The first step in unravelling this puzzling set of circumstances is to recognize that in the era of finance, the stimulus to growth has to come from the private sector. Since private investors need some inducement to invest, private sector-led growth in any economy must be stimulated by a rise in consumption expenditure either in the domestic economy or abroad, which translates into increased demand for domestic firms. There is reason to believe that the rise to dominance of finance does contribute to such an increase in private expenditure.
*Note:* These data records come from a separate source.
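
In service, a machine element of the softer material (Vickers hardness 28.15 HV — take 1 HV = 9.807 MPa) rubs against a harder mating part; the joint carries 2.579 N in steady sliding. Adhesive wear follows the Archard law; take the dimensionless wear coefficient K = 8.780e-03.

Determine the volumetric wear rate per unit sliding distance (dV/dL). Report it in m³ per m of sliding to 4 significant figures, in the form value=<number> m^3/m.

value=8.202e-11 m^3/m

All working math holds full precision. Shown intermediates are rounded, and rounded just once: four significant digits.
Hardness H = 28.15 HV × 9.807 MPa/HV = 276.1 MPa = 2.761e+08 Pa.
Restated in SI base units: W = 2.579 N, H = 2.761e+08 Pa, K = 8.780e-03.
The wear rate dV/dL = K·W/H — distance-free: 8.780e-03 · 2.579 / 2.761e+08 = 8.202e-11 m³/m.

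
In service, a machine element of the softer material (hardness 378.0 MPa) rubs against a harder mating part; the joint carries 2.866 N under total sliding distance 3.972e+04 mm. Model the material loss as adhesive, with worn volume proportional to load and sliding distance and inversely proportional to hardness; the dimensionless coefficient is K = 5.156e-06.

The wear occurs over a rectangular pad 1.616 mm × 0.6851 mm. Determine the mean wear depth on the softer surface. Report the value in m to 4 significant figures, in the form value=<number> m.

value=1.403e-06 m

Displayed values are rounded — all arithmetic maintains exact precision — rounded just once to 4 significant digits.
Distance covered L = 3.972e+04 mm = 39.72 m.
Hardness H = 378.0 MPa = 3.780e+08 Pa.
Pad sides 1.616 mm × 0.6851 mm = 1.616e-03 m × 6.851e-04 m. Contact area A = 1.616e-03 m × 6.851e-04 m = 1.107e-06 m².
As SI base values: W = 2.866 N, H = 3.780e+08 Pa, K = 5.156e-06.
Archard relation: V = K·W·L/H = 5.156e-06 · 2.866 · 39.72 / 3.780e+08 = 1.553e-12 m³.
Depth h = V/A = 1.553e-12 / 1.107e-06 = 1.403e-06 m.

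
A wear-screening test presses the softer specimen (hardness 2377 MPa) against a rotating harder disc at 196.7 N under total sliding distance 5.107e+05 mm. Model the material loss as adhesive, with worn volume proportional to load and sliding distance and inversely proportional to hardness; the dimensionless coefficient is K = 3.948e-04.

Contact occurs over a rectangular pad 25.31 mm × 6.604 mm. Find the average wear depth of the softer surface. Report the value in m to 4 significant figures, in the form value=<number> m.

value=9.982e-05 m

The computation holds full float precision. Quoted intermediates are rounded, and one final rounding, at four significant digits.
Convert: Path length L = 5.107e+05 mm = 510.7 m.
Convert: Hardness H = 2377 MPa = 2.377e+09 Pa.
Convert: Pad sides 25.31 mm × 6.604 mm = 0.02531 m × 0.006604 m. Contact area A = 0.02531 m × 0.006604 m = 1.671e-04 m².
Expressed in SI base units: W = 196.7 N, H = 2.377e+09 Pa, K = 3.948e-04.
Wear volume V = K·W·L/H = 3.948e-04 · 196.7 · 510.7 / 2.377e+09 = 1.668e-08 m³.
Depth of wear h = V/A = 1.668e-08 / 1.671e-04 = 9.982e-05 m.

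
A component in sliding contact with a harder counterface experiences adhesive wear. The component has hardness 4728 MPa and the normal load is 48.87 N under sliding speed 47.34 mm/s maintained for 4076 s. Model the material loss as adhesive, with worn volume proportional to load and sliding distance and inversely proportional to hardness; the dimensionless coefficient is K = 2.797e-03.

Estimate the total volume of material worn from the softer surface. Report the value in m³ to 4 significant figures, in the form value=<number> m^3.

value=5.579e-09 m^3

The computation keeps full precision, and intermediate values appear rounded — a lone final rounding to 4 significant digits.
Convert: Sliding speed v = 47.34 mm/s = 0.04734 m/s. The distance L = v·t = 0.04734 m/s × 4076 s = 193.0 m.
Convert: Hardness H = 4728 MPa = 4.728e+09 Pa.
In SI base units, W = 48.87 N, H = 4.728e+09 Pa, K = 2.797e-03.
The Archard volume V = K·W·L/H = 2.797e-03 · 48.87 · 193.0 / 4.728e+09 = 5.579e-09 m³.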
Financial flows and financial liberalization can make a self-correcting contribution to neutralizing the deflationary bias resulting from reduced government expenditure in two possible ways: (a) they can permit a burgeoning of debt-financed consumption and housing expenditures that help sustain private and public spending so long as borrowers and lenders coexist; (b) they can trigger financial developments that increase the financial wealth of households, which in turn, through the 'wealth effect' encourages consumption and even dis-saving.